Rebaño de cabras veratas pastando en Gredos
Pero “un día empezó a sonar radio Franco, radio Franco y se acabó la guerra”. Volvió a su tierra y al morir su padre se tuvo que poner a servir por “catorce duros y catorce chivas al año” en una dehesa, pero en las tierras llanas asegura que le dolía la cabeza y aquellas aguas cárdenas que bebía en la calabaza de pastor no le sentaban tan bien como las aguas serranas y este fue el motivo que Alejandro da para justificar su vuelta a las soledades de las cumbres de Gredos. Sirvió después con un patrón de mote “Pielero” por cincuenta pesetas y doce chivos. Las cifras se mezclan en la cabeza de nuestro protagonista y no llegamos de verdad a saber cual fue el acuerdo, las condiciones que ajustaba con uno u otro patrón.
El viejo pastor me sigue hablando de las condiciones en las que trabajaba con “su señor y su señora”, los que yo durante la conversación supongo que son sus patrones, pero tercia su hijo Ángel en la charla para indicarme que en la zona se llama “mi señor y mi señora” a los suegros, curiosa costumbre con tintes medievales.
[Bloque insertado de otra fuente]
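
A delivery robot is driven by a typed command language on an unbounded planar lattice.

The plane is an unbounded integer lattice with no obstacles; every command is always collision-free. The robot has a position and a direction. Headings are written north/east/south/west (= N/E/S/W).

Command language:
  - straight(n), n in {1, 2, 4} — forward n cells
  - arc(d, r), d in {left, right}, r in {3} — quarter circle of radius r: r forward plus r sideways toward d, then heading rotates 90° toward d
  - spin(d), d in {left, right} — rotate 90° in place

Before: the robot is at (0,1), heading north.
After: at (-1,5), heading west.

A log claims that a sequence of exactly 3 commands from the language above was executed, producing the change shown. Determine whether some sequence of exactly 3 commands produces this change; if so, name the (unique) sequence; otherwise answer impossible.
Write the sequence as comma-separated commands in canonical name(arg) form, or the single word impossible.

key: cell and facing (now W) both changed — the 3 commands mix motion and turning
start: at (0,1), heading north
[1] after straight(4): at (0,5), heading north
[2] after spin(left): at (0,5), heading west
[3] after straight(1): at (-1,5), heading west
no other 3-command option fits: unique.

straight(4), spin(left), straight(1)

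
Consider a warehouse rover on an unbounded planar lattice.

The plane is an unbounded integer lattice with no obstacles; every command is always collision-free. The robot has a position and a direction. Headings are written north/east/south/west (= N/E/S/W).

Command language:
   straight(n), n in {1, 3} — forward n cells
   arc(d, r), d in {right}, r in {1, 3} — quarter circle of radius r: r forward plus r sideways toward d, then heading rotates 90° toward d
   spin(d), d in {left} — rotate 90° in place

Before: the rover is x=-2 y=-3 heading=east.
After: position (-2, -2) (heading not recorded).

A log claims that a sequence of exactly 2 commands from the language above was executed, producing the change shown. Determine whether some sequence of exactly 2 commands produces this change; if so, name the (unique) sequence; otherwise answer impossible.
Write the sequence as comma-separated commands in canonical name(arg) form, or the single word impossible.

spin(left), straight(1)

key: order matters: swapping spin(left) and straight(1) lands elsewhere
from: x=-2 y=-3 heading=east
[1] after spin(left): x=-2 y=-3 heading=north
[2] after straight(1): x=-2 y=-2 heading=north
no rival 2-sequence matches.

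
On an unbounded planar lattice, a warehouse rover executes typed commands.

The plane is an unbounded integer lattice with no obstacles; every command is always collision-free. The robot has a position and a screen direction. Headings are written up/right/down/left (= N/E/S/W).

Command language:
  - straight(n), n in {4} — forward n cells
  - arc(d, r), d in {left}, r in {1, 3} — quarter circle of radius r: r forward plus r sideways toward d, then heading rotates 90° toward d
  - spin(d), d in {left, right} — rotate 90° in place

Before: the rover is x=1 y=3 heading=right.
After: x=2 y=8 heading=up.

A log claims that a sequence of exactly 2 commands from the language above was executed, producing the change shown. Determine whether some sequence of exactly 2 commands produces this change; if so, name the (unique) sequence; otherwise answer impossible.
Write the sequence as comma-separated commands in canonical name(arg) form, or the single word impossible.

arc(left, 1), straight(4)

key: running straight(4) before arc(left, 1) would end elsewhere — order is forced
begin: x=1 y=3 heading=right
step 1 (arc(left, 1)): x=2 y=4 heading=up
step 2 (straight(4)): x=2 y=8 heading=up
no rival 2-sequence matches.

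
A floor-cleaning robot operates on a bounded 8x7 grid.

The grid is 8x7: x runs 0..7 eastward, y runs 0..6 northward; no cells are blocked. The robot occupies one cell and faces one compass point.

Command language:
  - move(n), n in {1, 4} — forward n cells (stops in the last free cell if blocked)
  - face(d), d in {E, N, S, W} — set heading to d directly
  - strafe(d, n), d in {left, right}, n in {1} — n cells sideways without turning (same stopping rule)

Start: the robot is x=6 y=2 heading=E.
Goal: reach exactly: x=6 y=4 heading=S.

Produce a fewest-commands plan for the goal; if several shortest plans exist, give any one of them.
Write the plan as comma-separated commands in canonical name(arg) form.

t0: x=6 y=2 heading=E
step 1 (strafe(left, 1)): x=6 y=3 heading=E
step 2 (strafe(left, 1)): x=6 y=4 heading=E
step 3 (face(S)): x=6 y=4 heading=S
shorter routes all fall short; 3 is best.

strafe(left, 1), strafe(left, 1), face(S)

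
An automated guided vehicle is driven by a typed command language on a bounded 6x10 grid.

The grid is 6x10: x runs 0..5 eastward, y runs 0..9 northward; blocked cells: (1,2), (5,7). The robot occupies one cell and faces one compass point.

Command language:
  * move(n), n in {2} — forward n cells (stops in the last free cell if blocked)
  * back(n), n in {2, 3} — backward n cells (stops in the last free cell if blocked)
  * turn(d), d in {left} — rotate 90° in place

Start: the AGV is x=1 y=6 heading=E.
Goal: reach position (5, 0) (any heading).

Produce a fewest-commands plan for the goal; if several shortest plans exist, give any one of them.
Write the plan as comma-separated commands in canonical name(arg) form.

move(2), move(2), turn(left), back(3), back(3)

initial: x=1 y=6 heading=E
1. move(2) → x=3 y=6 heading=E
2. move(2) → x=5 y=6 heading=E
3. turn(left) → x=5 y=6 heading=N
4. back(3) → x=5 y=3 heading=N
5. back(3) → x=5 y=0 heading=N
no 4-step plan works, so 5 is optimal.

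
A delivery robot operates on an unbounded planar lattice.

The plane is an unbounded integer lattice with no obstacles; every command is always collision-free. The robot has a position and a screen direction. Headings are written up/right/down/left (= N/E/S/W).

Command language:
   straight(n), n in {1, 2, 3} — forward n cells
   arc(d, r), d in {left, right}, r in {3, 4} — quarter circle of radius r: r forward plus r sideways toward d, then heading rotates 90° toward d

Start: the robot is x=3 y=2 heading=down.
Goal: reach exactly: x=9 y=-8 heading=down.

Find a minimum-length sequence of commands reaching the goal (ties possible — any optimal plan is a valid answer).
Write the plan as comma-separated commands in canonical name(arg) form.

arc(left, 3), arc(right, 3), straight(1), straight(3)

initial: x=3 y=2 heading=down
1. arc(left, 3) → x=6 y=-1 heading=right
2. arc(right, 3) → x=9 y=-4 heading=down
3. straight(1) → x=9 y=-5 heading=down
4. straight(3) → x=9 y=-8 heading=down
minimal: 4 command(s), checked below 4.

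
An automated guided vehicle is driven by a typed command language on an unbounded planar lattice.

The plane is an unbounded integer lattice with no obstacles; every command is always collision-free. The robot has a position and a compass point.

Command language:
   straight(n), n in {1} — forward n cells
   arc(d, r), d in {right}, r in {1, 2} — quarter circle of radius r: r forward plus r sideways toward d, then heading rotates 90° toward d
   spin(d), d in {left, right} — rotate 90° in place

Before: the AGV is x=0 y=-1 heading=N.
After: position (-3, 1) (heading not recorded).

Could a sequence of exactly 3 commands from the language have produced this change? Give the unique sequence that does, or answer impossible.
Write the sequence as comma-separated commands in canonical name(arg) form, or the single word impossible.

key: running arc(right, 2) before spin(left) would end elsewhere — order is forced
from: x=0 y=-1 heading=N
t=1 spin(left) ⇒ x=0 y=-1 heading=W
t=2 straight(1) ⇒ x=-1 y=-1 heading=W
t=3 arc(right, 2) ⇒ x=-3 y=1 heading=N
no other 3-command option fits: unique.

spin(left), straight(1), arc(right, 2)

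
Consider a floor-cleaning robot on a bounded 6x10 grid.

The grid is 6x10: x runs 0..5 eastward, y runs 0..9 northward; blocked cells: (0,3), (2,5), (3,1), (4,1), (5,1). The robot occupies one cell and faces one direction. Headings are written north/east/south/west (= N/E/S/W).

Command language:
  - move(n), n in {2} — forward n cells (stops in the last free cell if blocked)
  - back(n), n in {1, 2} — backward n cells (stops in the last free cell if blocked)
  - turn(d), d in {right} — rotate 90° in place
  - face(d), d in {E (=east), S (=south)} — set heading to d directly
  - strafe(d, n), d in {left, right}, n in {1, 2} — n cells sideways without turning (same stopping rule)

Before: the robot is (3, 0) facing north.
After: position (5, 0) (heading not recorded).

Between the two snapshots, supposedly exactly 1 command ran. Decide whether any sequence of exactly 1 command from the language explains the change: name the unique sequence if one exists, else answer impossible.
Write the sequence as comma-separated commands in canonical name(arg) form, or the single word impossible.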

Es así como se establece por su cuenta con ciento cincuenta cabras viviendo de majada en majada, de puesto en puesto por estas sierras hasta que se bajó con su mujer a la finca que su padre compró por cien duros en el paraje del Alcornocal, cerca de Madrigal de la Vera, en terrenos menos ásperos e inseguros y donde a la sombra de uno de esos naranjos que dan aire levantino a las laderas del sur de Gredos estamos conversando.
Vista parcial de la Majada de Braguillas
Ya hemos conocido al personaje que nos enseñará en semanas próximas la forma de vida de estas gentes solitarias que cuando bajaban a algunos de los pueblos de la Vera o del Valle del Tiétar eran despreciados, “tratándonos como salvajes o bobos” como me dice su otro hijo, Albino. Aunque lo que se podía deducir era más bien que en las gentes del llano lo que asomaba era la envidia de estos hombres que no tenían patrón que los maltratara, que vivían con absoluta independencia en sus chozas y que, eso sí, cuando iban al pueblo pagaban al contado y había quien se les arrimaba olvidando su desprecio para que se pagaran una ronda en la taberna. Eran hombres libres y eso, había a quien no le gustaba.
Pero comencemos ya a conocer la vida de estos hombres que durante el invierno vivían en las majadas, “las mahás”, dicho en el castellano extremeño de las laderas del sur de Gredos, y que en verano subían a los “puestos” de las alturas para aprovechar los pastos más frescos y viviendo en construcciones más precarias.